Поняв, что стрелять в такой день не сможет, Димка потоптался на месте, хотел погладить самочек, но те, не так истолковав его движение, отпрянули в сторону.
Хотел отобрать у самца лыжную палку - не удалось. Провел с ним трехминутную беседу на тему о частной собственности на средства передвижения по снегу - никакого результата!
- Ну, не будешь ведь ты там, по дну, с лыжной палкой костылять! Отдай, морда усатая!
Но тюлень притворился, что не понимает. Пришлось дать ему щелбана, и в тот момент, когда неблагодарный открыл пасть, чтобы вцепиться в руку, быстренько отдернуть и руку, и палку.
Напоследок Димка обозвал самца жирным бурдюком и добавил еще парочку эпитетов из школьно-коридорного лексикона.
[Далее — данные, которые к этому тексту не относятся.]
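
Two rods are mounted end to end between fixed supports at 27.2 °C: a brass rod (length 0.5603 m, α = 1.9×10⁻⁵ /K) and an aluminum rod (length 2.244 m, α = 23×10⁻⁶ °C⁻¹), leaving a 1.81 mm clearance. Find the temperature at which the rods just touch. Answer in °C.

T = 56.3 °C

Gap closes when ΔL₁ + ΔL₂ = 1.81 mm = 1.81×10⁻³ m
(α₁L₁ + α₂L₂)ΔT = g
α₁L₁ + α₂L₂ = 1.9×10⁻⁵×0.5603 + 23×10⁻⁶×2.244 = 6.22577×10⁻⁵ m/K
ΔT = 1.81×10⁻³ / 6.22577×10⁻⁵ = 29.073 K
T = 27.2 + 29.073 = 56.273 °C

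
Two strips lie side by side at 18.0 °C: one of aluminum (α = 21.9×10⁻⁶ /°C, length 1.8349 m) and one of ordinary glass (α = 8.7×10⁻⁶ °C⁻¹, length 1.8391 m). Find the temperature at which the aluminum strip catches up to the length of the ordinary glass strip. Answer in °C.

T = 191.7 °C

Equal length when α₁L₁ΔT − α₂L₂ΔT = L₂ − L₁ = 4.20×10⁻³ m
α₁L₁ = 4.018431×10⁻⁵, α₂L₂ = 1.600017×10⁻⁵ → Δ(αL) = 2.418414×10⁻⁵ m/K
ΔT = 4.20×10⁻³ / 2.418414×10⁻⁵ = 173.668 K, so T = 18.0 + 173.668 = 191.668 °C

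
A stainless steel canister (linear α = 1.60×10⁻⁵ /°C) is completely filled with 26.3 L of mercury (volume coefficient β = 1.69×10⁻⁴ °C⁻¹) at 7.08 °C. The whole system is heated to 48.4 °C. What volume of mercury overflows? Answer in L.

The canister also expands: β_container ≈ 3α = 4.8×10⁻⁵ /K
Net overflow = V₀(β_liq − 3α_cont)ΔT
β − 3α = 1.69×10⁻⁴ − 4.8×10⁻⁵ = 1.21×10⁻⁴ /K; ΔT = 41.32 K
ΔV = 26.3 × 1.21×10⁻⁴ × 41.32 = 0.131 L

0.131 L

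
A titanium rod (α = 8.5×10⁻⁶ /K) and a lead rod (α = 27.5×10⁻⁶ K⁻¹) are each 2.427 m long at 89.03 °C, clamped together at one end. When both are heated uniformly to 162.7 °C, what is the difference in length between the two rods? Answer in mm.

3.40 mm

ΔT = 73.67 K
titanium: ΔL = 8.5×10⁻⁶ × 2.427 m × 73.67 = 1.5198×10⁻³ m = 1.5198 mm
lead: ΔL = 27.5×10⁻⁶ × 2.427 m × 73.67 = 4.9169×10⁻³ m = 4.9169 mm
difference = 4.9169 − 1.5198 = 3.3971 mm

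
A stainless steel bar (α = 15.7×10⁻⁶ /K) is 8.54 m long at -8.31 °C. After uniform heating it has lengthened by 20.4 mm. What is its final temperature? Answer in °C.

T = 144 °C

ΔL = αL₀ΔT ⇒ ΔT = ΔL / (αL₀)
ΔT = 20.4×10⁻³ m / (15.7×10⁻⁶ × 8.54 m) = 152.15 K
T = -8.31 + 152.15 = 143.84 °C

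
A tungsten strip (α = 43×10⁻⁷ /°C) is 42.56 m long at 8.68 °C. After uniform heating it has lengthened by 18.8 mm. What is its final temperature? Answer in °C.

T = 111 °C

ΔL = αL₀ΔT ⇒ ΔT = ΔL / (αL₀)
ΔT = 18.8×10⁻³ m / (43×10⁻⁷ × 42.56 m) = 102.73 K
T = 8.68 + 102.73 = 111.41 °C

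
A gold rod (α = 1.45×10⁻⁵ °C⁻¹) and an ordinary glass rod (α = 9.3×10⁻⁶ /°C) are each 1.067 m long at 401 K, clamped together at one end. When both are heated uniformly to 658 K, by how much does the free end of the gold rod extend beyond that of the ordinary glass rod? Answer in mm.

1.43 mm

ΔT = 257 K
gold: ΔL = 1.45×10⁻⁵ × 1.067 m × 257 = 3.9762×10⁻³ m = 3.9762 mm
ordinary glass: ΔL = 9.3×10⁻⁶ × 1.067 m × 257 = 2.5502×10⁻³ m = 2.5502 mm
difference = 3.9762 − 2.5502 = 1.4260 mm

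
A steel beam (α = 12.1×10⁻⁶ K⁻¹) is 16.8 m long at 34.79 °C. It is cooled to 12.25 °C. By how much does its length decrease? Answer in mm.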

В ответ хозяин гарема лишь слабо тявкнул: дескать, малограмотен и модерновой лексике не обучен.
Подхватив карабин на плечо, Димка заспешил прочь, дабы не нервировать больше "дам” и дать, наконец, животным уйти в родную стихию.
Самец сразу же сунулся к лунке и тут же отпрянул: страшно пахнет дымом и гарью!
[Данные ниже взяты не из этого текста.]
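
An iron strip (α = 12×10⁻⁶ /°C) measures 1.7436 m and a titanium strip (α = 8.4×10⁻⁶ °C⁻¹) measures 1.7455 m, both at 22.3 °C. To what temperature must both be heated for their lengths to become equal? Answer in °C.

L₁(1 + α₁ΔT) = L₂(1 + α₂ΔT) ⇒ ΔT = (L₂ − L₁)/(α₁L₁ − α₂L₂)
L₂ − L₁ = 1.7455 − 1.7436 = 1.90×10⁻³ m
α₁L₁ − α₂L₂ = 12×10⁻⁶×1.7436 − 8.4×10⁻⁶×1.7455 = 6.261×10⁻⁶ m/K
ΔT = 1.90×10⁻³ / 6.261×10⁻⁶ = 303.466 K
T = 22.3 + 303.466 = 325.766 °C

T = 325.8 °C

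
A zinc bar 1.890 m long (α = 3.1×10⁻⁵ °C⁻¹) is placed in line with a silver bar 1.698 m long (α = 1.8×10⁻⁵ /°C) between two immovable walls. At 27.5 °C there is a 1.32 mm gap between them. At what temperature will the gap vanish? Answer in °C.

T = 42.3 °C

α₁L₁ = 5.859×10⁻⁵ m/K, α₂L₂ = 3.0564×10⁻⁵ m/K → total 8.9154×10⁻⁵ m/K
ΔT = g/(α₁L₁+α₂L₂) = 1.32×10⁻³ / 8.9154×10⁻⁵ = 14.806 K
T = 27.5 + 14.806 = 42.306 °C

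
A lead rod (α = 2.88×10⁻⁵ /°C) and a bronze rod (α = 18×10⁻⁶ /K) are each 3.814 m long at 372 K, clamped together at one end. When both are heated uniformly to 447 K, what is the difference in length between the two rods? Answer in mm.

ΔT = 75 K
lead: ΔL = 2.88×10⁻⁵ × 3.814 m × 75 = 8.2382×10⁻³ m = 8.2382 mm
bronze: ΔL = 18×10⁻⁶ × 3.814 m × 75 = 5.1489×10⁻³ m = 5.1489 mm
difference = 8.2382 − 5.1489 = 3.0893 mm

3.09 mm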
Пришлось охотнику вернуться.
И увидели тюлени, как в этот день весенний человек встал на колени и вычерпал рукой плававшие в лунке горелые бяки и радужные пятна и присыпал все вокруг чистым, талым снегом.
Все же ластоногие не решались нырнуть. Самец все нюхал воду и недовольно фыркал, брезгливая мина почти читалась на его круглой усатой морде.
- Как хочешь! - сказал нерпяку Димка. - По молекуле я тебе выбирать не буду. Не нравится - сиди на льду! Вот придет "босой”, он мигом от всех комплексов излечит!
Медвежий довод возымел действие. Самец решился и нырнул. За ним - самочки. Плеснула и вскинулась вода в лунке, и кино кончилось.
Смеясь про себя, Димка заскользил на лыжах назад, к зимовью.
А вокруг полыхал весенний день! Низко пронеслась стайка уток. Еще одна. Пролетели длинноносые кулички с узкими изогнутыми крыльями, красавицы гаги-гребенушки и легкие игрушечные шилохвостки.
На проплешинах тундры сшибались в драке краснобровые петухи куропаток, береговые скалы нагрелись, и руке приятно было это каменное тепло. Из расщелины в базальте, цвикнув, вылетела пуночка. Там, в тайничке, гнездышко, и в нем уже два голубоватых яичка!
Подойдя к зимовью, Димка не мог не улыбнуться еще одной идиллической картине: ручной лемминг Чунька, которому всегда оставлялось немножко овсянки, тоже выполз на тепло. Столбиком стоял он на пороге, подставив лохматое пузечко солнцу. Преуморительно шевелил усатой мордашкой и закусывал зернышком, довольно щуря черные бусинки глаз.